創作物のストーリーにおける生き物の生死は、たぶん創作物の消費者からはすごく重要視されていて、生きる=良い 死ぬ=悪いと、本能的に思ってしまうことがあるんじゃないかと思う。私もドラマや映画を見る中であらゆる登場人物に死なないで欲しいと思ってることがある。

でも同時に、文脈によってそれはあるべき結末になるべきだとも思う。戦争の時代を描くドラマで、重要人物がひとりも死なないのには違和感を覚えてしまうのだ。

だからこのゲームで冬眠装置の話が出てきたとき、少しがっかりしてしまった。リアルな現代の生活と紐付けてずっとプレイしてきたわけだから、現代チックな文明のまま終わると思っていたし、それを見届ける覚悟が日に日に増していくように心に言い聞かせていた。
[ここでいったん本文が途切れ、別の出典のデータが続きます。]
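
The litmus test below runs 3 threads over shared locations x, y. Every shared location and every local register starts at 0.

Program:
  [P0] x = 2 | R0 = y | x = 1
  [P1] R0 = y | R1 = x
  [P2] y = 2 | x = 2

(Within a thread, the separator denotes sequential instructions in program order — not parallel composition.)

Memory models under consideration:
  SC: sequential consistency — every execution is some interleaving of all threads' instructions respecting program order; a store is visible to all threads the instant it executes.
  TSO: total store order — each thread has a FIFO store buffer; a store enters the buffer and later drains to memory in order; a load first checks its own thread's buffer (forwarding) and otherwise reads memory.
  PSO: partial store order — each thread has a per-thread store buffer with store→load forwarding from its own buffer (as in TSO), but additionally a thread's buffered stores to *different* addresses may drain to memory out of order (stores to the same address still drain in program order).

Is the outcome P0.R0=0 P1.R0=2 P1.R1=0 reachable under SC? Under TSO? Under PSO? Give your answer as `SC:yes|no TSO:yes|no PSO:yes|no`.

SC:no TSO:yes PSO:yes

outcome vector order: (P0.R0,P1.R0,P1.R1)
under SC → 0/0/0; 0/0/1; 0/0/2; 0/2/1; 0/2/2; 2/0/0; 2/0/1; 2/0/2; 2/2/0; 2/2/1; 2/2/2
under TSO → 0/0/0; 0/0/1; 0/0/2; 0/2/0; 0/2/1; 0/2/2; 2/0/0; 2/0/1; 2/0/2; 2/2/0; 2/2/1; 2/2/2
under PSO → 0/0/0; 0/0/1; 0/0/2; 0/2/0; 0/2/1; 0/2/2; 2/0/0; 2/0/1; 2/0/2; 2/2/0; 2/2/1; 2/2/2
target 0/2/0 ∈ {TSO,PSO}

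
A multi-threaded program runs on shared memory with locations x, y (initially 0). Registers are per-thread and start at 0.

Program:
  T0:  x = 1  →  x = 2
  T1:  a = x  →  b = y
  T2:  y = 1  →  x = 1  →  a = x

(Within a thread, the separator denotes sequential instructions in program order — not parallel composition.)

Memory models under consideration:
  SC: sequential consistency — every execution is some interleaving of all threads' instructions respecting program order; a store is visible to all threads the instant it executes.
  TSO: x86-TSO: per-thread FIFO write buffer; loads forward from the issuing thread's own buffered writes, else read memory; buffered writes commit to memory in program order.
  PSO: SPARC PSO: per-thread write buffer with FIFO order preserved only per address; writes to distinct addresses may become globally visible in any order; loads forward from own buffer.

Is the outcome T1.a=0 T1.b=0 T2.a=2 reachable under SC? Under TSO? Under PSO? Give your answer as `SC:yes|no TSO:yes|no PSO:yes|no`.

SC:yes TSO:yes PSO:yes

outcome vector order: (T1.a,T1.b,T2.a)
under SC → 0/0/1, 0/0/2, 0/1/1, 0/1/2, 1/0/1, 1/0/2, 1/1/1, 1/1/2, 2/0/1, 2/1/1, 2/1/2
under TSO → 0/0/1, 0/0/2, 0/1/1, 0/1/2, 1/0/1, 1/0/2, 1/1/1, 1/1/2, 2/0/1, 2/1/1, 2/1/2
under PSO → 0/0/1, 0/0/2, 0/1/1, 0/1/2, 1/0/1, 1/0/2, 1/1/1, 1/1/2, 2/0/1, 2/0/2, 2/1/1, 2/1/2
target 0/0/2 ∈ {SC,TSO,PSO}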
から。

7日目も、冬眠装置を組み立てるよりも、最後まで犬を撫でて、嗅いで、肉球を揉んでいて欲しかったななんて思ってしまった。

まあでも今書きながら考えたらそれも私のエゴなのかもしれないな。「こうあったら死ぬべき」と、深層心理で考えてしまってるのかもしれない…恐ろしいけど。


とにかく、忘れられないゲームになった。賛否あるし人に勧められるゲームじゃないけど、あまり外に出られないなか、なかなかない経験ができたんじゃないかと思う。

長くなっちゃったけど終わりです。